Juego malvado


Nobody loves no one... nobody loves no one... nobody loves no one...
El anciano, sentado en su mecedora a la sombra del porche en aquel edificio viejo  lo repetía insistentemente. Tres, diez, veinte veces, sin parar para otra cosa, que no fuese dar una calada a uno de esos cigarros que parecen un palo imposible de apagar. Boca y cigarro parecían un todo inseparable. Un mono de esos hechos con ropa tejana con un peto de cuyo bolsillo asomaba una petaca seguramente de whisky. Una típica gorra de béisbol muy gastada y sucia, con su bandera americana,  daba sombra a unos ojos brillantes enmarcados en una tez curtida, bronceada y de barba poblada. 
Su balanceo en aquella mecedora no era sosegado; muy al contrario, podía decirse que era frenético y parecía competir con el temblor de su mano izquierda que se hacía ostensible cuando soltaba el reposabrazos. 
De vez en cuando se hacía un silencio. Aquella mirada se perdía en el paisaje que tenía frente a si, un paisaje compuesto por casas diseminadas en las afueras de aquel pueblo en medio de la nada. 
Repentinamente reinició su recitación, pero esta vez con un nuevo mantra:
This world is only gonna break your heart... this world is only gonna break your heart... this world is only gonna break your heart...

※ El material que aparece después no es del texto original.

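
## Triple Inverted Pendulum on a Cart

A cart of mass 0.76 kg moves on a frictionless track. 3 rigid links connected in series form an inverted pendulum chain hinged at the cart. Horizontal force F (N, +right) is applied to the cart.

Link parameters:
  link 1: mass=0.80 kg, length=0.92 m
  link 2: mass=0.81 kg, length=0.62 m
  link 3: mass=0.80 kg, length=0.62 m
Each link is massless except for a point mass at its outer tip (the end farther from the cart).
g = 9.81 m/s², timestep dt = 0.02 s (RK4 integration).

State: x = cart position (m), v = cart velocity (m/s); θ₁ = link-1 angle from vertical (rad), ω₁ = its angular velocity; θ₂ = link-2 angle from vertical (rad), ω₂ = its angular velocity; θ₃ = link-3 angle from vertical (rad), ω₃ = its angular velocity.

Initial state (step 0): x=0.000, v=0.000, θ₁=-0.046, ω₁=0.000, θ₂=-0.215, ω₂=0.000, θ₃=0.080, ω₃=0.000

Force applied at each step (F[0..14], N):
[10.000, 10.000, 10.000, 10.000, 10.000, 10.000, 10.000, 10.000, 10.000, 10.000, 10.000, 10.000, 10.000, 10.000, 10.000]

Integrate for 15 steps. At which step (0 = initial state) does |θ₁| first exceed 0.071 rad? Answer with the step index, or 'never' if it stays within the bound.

apply F[0]=+10.000 → step 1: x=0.003, v=0.288, θ₁=-0.049, ω₁=-0.264, θ₂=-0.217, ω₂=-0.204, θ₃=0.081, ω₃=0.147
apply F[1]=+10.000 → step 2: x=0.012, v=0.577, θ₁=-0.057, ω₁=-0.534, θ₂=-0.223, ω₂=-0.401, θ₃=0.086, ω₃=0.292
apply F[2]=+10.000 → step 3: x=0.026, v=0.870, θ₁=-0.070, ω₁=-0.815, θ₂=-0.233, ω₂=-0.587, θ₃=0.093, ω₃=0.434
apply F[3]=+10.000 → step 4: x=0.046, v=1.167, θ₁=-0.089, ω₁=-1.109, θ₂=-0.246, ω₂=-0.753, θ₃=0.103, ω₃=0.567
apply F[4]=+10.000 → step 5: x=0.073, v=1.466, θ₁=-0.115, ω₁=-1.420, θ₂=-0.263, ω₂=-0.892, θ₃=0.116, ω₃=0.687
apply F[5]=+10.000 → step 6: x=0.105, v=1.766, θ₁=-0.146, ω₁=-1.745, θ₂=-0.282, ω₂=-0.996, θ₃=0.131, ω₃=0.785
apply F[6]=+10.000 → step 7: x=0.143, v=2.059, θ₁=-0.184, ω₁=-2.081, θ₂=-0.303, ω₂=-1.060, θ₃=0.147, ω₃=0.851
apply F[7]=+10.000 → step 8: x=0.187, v=2.339, θ₁=-0.229, ω₁=-2.418, θ₂=-0.324, ω₂=-1.082, θ₃=0.164, ω₃=0.878
apply F[8]=+10.000 → step 9: x=0.237, v=2.596, θ₁=-0.281, ω₁=-2.743, θ₂=-0.346, ω₂=-1.067, θ₃=0.182, ω₃=0.858
apply F[9]=+10.000 → step 10: x=0.291, v=2.820, θ₁=-0.339, ω₁=-3.045, θ₂=-0.367, ω₂=-1.026, θ₃=0.198, ω₃=0.788
apply F[10]=+10.000 → step 11: x=0.349, v=3.005, θ₁=-0.403, ω₁=-3.311, θ₂=-0.387, ω₂=-0.973, θ₃=0.213, ω₃=0.672
apply F[11]=+10.000 → step 12: x=0.411, v=3.149, θ₁=-0.471, ω₁=-3.535, θ₂=-0.405, ω₂=-0.926, θ₃=0.225, ω₃=0.517
apply F[12]=+10.000 → step 13: x=0.475, v=3.252, θ₁=-0.544, ω₁=-3.717, θ₂=-0.424, ω₂=-0.898, θ₃=0.233, ω₃=0.333
apply F[13]=+10.000 → step 14: x=0.541, v=3.319, θ₁=-0.620, ω₁=-3.862, θ₂=-0.442, ω₂=-0.900, θ₃=0.238, ω₃=0.129
apply F[14]=+10.000 → step 15: x=0.607, v=3.353, θ₁=-0.698, ω₁=-3.974, θ₂=-0.460, ω₂=-0.937, θ₃=0.239, ω₃=-0.084
|θ₁| = 0.089 > 0.071 first at step 4.

Answer: 4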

Su salmodia era ahora con una voz más calmada, casi como un susurro y parecía mascullar cada palabra. Daba la impresión de que se estaba quedando sin energía por momentos. 

Al día siguiente volví frente al porche y esta vez el anciano, estaba acompañado de una joven que le estaba recortando la barba. Me acerqué y le pregunté si todo estaba Ok y si necesitaba algo. Le expliqué que era un nuevo vecino del viejo, que acababa de alquilar la casa situada a la izquierda . La muchacha se alegró de la noticia y no vaciló en decirme que le tranquilizaba saber que ahora tendría un vecino cercano. 
El anciano pareció inquietarse y clavando la mirada en la joven volvió a insistir con su recitación:
—Nadie quiere a nadie... Este mundo solo te romperá el corazón...

A los pocos días habíamos creado una cierta amistad con la joven y también con el viejo a raíz de un paquete de cigarros mejicanos que le introduje en el bolsillo de su peto. Tenía momentos de lucidez y dejaba de cantar, pero tarde o temprano volvía a la cantinela. Rachel, resultó ser su sobrina y me explicó la historia:

El viejo se llamaba Arthur, tenía ochenta y dos años y hacía cuarenta que vivía solo. En poco tiempo perdió a su familia. Su mujer y una hija fueron victimas de un terrible accidente en la 66 y la hija mayor apareció muerta en el desierto, solo unos meses después. El novio le acusó de que la joven escapó por malos tratos, lo cual Rachel, niega rotundamente. —Arthur no es así, es bueno. Jamás haría daño a nadie, menos aún a su hija— Me insistió.
El pueblo se puso en contra de Arthur. Se reían de su depresión. Le hacían la vida imposible y finalmente le quemaron la casa. Se tuvo que ir del pueblo y se mudó aquí, cerca del único hermano que tenía, padre de Rachel que también murió recientemente.
—Es un viejecito que no molesta y que necesita poca ayuda, pero tiene el corazón muy amargo. No tiene amigos. Solo me tiene a mi y a mi hijo, pero este ya se está convirtiendo en un adolescente y cada vez lo visita menos. No ocultaré que tiene algo de demencia senil, pero soportable; al menos de momento.
Rachel es madre soltera. No se puede decir que sea una mujer hermosa, pero su inteligencia y su actitud positiva la hacen mucho mas atractiva que cualquier hermosura física. Y me estoy proponiendo ser un buen amigo de Arthur y quien sabe... A lo mejor Rachel y yo, le podemos demostrar al viejo que su cantinela está equivocada.